Similarly, Stewart uses her preternatural ability to brood to great effect in Adventureland, another movie in which she has to be the emotional core. Directed by Greg Mottola of Superbad and The Daytrippers, Adventureland blends the latter’s indie feel with the party-happy nature of the former to give us the perfect coming-of-age movie, one that is both happy to go along with the stereotypes while secretly subverting them. Adventureland is about that idyllic summer in which a white post-college or college student has to work the dumpy job that changes his life, something we also saw in fare like The Mysteries of Pittsburgh; these things are usually corny, lesson-heavy and everything that Seinfeld was trying to get away from. The boy will meet a girl, and she will be quirky and change him, and no one will ever be the same again after that summer—except for the girl, who is never allowed to change much or be more than superficially interesting. It’s always about the guy, because Garden State was secretly an episode of Sex and the City.

But in this case, Kristen Stewart’s Em is easily the most interesting thing in the film, and not in that Manic Pixie Dream Girl way, where interesting just means “in no way resembling human behavior.” In fact, her performance is the exact opposite of that, grounded in the real-world angst of early adulthood.  Em’s father recently remarried after the death of Em’s mother from cancer, and her hatred of her new stepmother consumes her.At every moment, you can feel the tension inside her, one that she expresses without the need to resort to Stewart-cliches, like biting her lip.

The emotion she expresses feels genuine and earned through experience, and it brings a real resonance to her budding romance with Jesse Eisenberg, a relationship she’s just as unsure about as she is about the rest of her life. It elevates what could have been a knock-off Michael Cera lovefest to great drama. Brando would have been proud, just as he would have been with her performance in Into the Wild, one almost shockingly self-possessed for someone playing a 14-year-old. Her insecurity is as palpable as her pervasive sweat, and the role is practically an audition for the On the Road movie.

That said, I think that fare like On the Road (which debuted to lukewarm reviews at Cannes, but garnered raves for her performance in it) represents the perfect blend for high-profile indie darlings like Stewart. The level of ambition and care needed to bring such a project to life and film a work often labeled as “unfilmable” rivals the most Theron-wielding fantasy epic Stewart could ever be in, and Stewart’s own celebrity can help bring further attention to such projects. She can do the sweaty work she excels at without letting her star outshine the film around her, like many actors do when they “slum it” in the indies. Someone like Meryl Streep is simply too famous for something like Dark Matter, and one doesn’t expect Tom Cruise to line up for the next Whit Stillman movie; it just wouldn’t work.

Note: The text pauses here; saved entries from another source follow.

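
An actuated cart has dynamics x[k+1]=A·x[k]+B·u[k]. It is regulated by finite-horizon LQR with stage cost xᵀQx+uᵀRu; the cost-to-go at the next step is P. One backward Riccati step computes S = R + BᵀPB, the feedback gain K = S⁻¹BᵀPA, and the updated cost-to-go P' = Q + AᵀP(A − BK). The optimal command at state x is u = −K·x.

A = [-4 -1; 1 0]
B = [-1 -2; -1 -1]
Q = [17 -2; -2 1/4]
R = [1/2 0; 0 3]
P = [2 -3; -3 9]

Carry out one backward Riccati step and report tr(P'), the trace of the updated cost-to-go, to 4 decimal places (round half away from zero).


51.8571

BᵀP = [1.0000 -6.0000; -1.0000 -3.0000]
S = R + BᵀPB = [1/2 0; 0 3] + [5.0000 4.0000; 4.0000 5.0000] = [5.5000 4.0000; 4.0000 8.0000]
BᵀPA = [-10.0000 -1.0000; 1.0000 1.0000]
K = S⁻¹·BᵀPA = [-3.0000 -0.4286; 1.6250 0.3393]
A−BK = [-3.7500 -0.7500; -0.3750 -0.0893]
AᵀP(A−BK) = [33.3750 6.3750; 6.3750 1.2321]
P' = Q + AᵀP(A−BK) = [50.3750 4.3750; 4.3750 1.4821]
tr(P') = 51.8571


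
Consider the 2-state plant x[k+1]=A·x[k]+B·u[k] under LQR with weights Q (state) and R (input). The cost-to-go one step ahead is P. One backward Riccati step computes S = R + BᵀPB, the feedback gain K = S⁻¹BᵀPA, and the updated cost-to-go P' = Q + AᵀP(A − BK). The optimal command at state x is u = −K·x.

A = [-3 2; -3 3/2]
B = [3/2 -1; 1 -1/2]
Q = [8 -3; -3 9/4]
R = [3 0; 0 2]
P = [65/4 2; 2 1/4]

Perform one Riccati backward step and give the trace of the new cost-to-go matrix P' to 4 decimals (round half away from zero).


BᵀP = [26.3750 3.2500; -17.2500 -2.1250]
S = R + BᵀPB = [3 0; 0 2] + [42.8125 -28.0000; -28.0000 18.3125] = [45.8125 -28.0000; -28.0000 20.3125]
BᵀPA = [-88.8750 57.6250; 58.1250 -37.6875]
K = S⁻¹·BᵀPA = [-1.2129 0.7864; 1.1896 -0.7714]
A−BK = [0.0090 0.0490; -1.1923 0.3279]
AᵀP(A−BK) = [7.5577 -4.8984; -4.8984 3.1756]
P' = Q + AᵀP(A−BK) = [15.5577 -7.8984; -7.8984 5.4256]
tr(P') = 20.9832

20.9832


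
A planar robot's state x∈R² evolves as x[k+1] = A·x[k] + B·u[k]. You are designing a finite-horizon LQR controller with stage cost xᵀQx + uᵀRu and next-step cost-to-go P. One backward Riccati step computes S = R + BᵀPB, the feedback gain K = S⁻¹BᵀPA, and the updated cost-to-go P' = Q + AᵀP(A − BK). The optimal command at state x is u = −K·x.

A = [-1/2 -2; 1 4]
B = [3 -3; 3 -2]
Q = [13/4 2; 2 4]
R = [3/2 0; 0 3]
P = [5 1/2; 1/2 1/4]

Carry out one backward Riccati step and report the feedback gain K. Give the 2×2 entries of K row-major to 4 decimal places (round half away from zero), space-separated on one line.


BᵀP = [16.5000 2.2500; -16.0000 -2.0000]
S = R + BᵀPB = [3/2 0; 0 3] + [56.2500 -54.0000; -54.0000 52.0000] = [57.7500 -54.0000; -54.0000 55.0000]
BᵀPA = [-6.0000 -24.0000; 6.0000 24.0000]
K = S⁻¹·BᵀPA = [-0.0231 -0.0922; 0.0865 0.3458]
A−BK = [-0.1715 -0.6859; 1.2421 4.9683]
AᵀP(A−BK) = [0.3429 1.3718; 1.3718 5.4870]
P' = Q + AᵀP(A−BK) = [3.5929 3.3718; 3.3718 9.4870]
tr(P') = 13.0800

-0.0231 -0.0922 0.0865 0.3458


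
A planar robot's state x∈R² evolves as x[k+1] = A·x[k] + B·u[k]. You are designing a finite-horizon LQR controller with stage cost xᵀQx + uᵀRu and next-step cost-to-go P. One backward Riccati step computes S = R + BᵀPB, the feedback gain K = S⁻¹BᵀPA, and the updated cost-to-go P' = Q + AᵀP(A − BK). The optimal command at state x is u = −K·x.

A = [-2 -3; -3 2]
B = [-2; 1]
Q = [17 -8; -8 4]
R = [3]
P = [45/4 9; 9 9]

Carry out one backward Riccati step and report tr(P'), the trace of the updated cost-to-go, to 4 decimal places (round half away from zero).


BᵀP = [-13.5000 -9.0000]
S = R + BᵀPB = [3] + [18.0000] = [21.0000]
BᵀPA = [54.0000 22.5000]
K = S⁻¹·BᵀPA = [2.5714 1.0714]
A−BK = [3.1429 -0.8571; -5.5714 0.9286]
AᵀP(A−BK) = [95.1429 0.6429; 0.6429 5.1429]
P' = Q + AᵀP(A−BK) = [112.1429 -7.3571; -7.3571 9.1429]
tr(P') = 121.2857

121.2857


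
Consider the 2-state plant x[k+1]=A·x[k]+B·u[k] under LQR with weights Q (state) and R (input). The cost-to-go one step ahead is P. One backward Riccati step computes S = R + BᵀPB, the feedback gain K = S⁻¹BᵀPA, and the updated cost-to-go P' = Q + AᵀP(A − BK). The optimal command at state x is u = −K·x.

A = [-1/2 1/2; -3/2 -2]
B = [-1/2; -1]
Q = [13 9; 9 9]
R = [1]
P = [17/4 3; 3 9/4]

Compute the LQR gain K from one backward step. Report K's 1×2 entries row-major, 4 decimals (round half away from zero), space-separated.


1.1197 0.6752

BᵀP = [-5.1250 -3.7500]
S = R + BᵀPB = [1] + [6.3125] = [7.3125]
BᵀPA = [8.1875 4.9375]
K = S⁻¹·BᵀPA = [1.1197 0.6752]
A−BK = [0.0598 0.8376; -0.3803 -1.3248]
AᵀP(A−BK) = [1.4578 0.9092; 0.9092 0.7286]
P' = Q + AᵀP(A−BK) = [14.4578 9.9092; 9.9092 9.7286]
tr(P') = 24.1864


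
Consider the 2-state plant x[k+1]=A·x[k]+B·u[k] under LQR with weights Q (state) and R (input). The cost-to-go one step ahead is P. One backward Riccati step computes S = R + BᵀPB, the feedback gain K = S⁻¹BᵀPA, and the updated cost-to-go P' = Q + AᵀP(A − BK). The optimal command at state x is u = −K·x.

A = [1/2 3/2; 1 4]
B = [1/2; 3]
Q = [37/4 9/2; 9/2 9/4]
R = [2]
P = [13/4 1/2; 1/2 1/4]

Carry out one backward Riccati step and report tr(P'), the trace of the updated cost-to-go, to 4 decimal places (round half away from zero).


17.8738

BᵀP = [3.1250 1.0000]
S = R + BᵀPB = [2] + [4.5625] = [6.5625]
BᵀPA = [2.5625 8.6875]
K = S⁻¹·BᵀPA = [0.3905 1.3238]
A−BK = [0.3048 0.8381; -0.1714 0.0286]
AᵀP(A−BK) = [0.5619 1.7952; 1.7952 5.8119]
P' = Q + AᵀP(A−BK) = [9.8119 6.2952; 6.2952 8.0619]
tr(P') = 17.8738


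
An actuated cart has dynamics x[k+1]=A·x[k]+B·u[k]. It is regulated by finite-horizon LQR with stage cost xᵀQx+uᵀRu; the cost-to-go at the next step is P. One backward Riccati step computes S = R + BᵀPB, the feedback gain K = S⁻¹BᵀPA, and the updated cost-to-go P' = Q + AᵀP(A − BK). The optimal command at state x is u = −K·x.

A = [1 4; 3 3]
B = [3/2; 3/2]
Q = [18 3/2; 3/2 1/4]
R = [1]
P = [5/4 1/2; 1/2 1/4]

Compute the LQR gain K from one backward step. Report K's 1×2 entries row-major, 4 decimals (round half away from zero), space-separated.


BᵀP = [2.6250 1.1250]
S = R + BᵀPB = [1] + [5.6250] = [6.6250]
BᵀPA = [6.0000 13.8750]
K = S⁻¹·BᵀPA = [0.9057 2.0943]
A−BK = [-0.3585 0.8585; 1.6415 -0.1415]
AᵀP(A−BK) = [1.0660 2.1840; 2.1840 5.1910]
P' = Q + AᵀP(A−BK) = [19.0660 3.6840; 3.6840 5.4410]
tr(P') = 24.5071

0.9057 2.0943


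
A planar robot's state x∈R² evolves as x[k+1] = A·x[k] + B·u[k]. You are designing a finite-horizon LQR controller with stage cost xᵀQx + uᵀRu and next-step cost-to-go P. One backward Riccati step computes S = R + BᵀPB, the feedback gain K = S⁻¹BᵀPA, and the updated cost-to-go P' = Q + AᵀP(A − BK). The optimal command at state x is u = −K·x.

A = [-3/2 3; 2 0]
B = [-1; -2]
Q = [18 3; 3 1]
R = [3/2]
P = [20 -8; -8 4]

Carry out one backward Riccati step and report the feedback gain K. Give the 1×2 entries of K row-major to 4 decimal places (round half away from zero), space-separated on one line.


BᵀP = [-4.0000 0.0000]
S = R + BᵀPB = [3/2] + [4.0000] = [5.5000]
BᵀPA = [6.0000 -12.0000]
K = S⁻¹·BᵀPA = [1.0909 -2.1818]
A−BK = [-0.4091 0.8182; 4.1818 -4.3636]
AᵀP(A−BK) = [102.4545 -124.9091; -124.9091 153.8182]
P' = Q + AᵀP(A−BK) = [120.4545 -121.9091; -121.9091 154.8182]
tr(P') = 275.2727

1.0909 -2.1818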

Instead, Stewart can take her cues from Channing Tatum, whose recent Magic Mike is a perfect model for actors who want to keep doing indie work at the megaplex. Although the film is almost criminally entertaining—currently the best time I’ve had at the movies in 2012—having indie savant Steven Soderbergh at the helm gave the film a low-budget sensibility you almost never see in tentpole films. Magic Mike was like watching an independent film snuck into the mainstream, making Channing Tatum and Steven Soderbergh the Jessica Seinfields of blockbusters. If Kristen Stewart wants to succeed in Hollywood, she will need to find a way to do the same thing—doing what she’s good at while also playing the system. As the current highest-paid actress in Hollywood, she now has the power and clout to make that system work for her, rather than being destroyed by it. If there’s any cue she can take from Brando, let it be that one.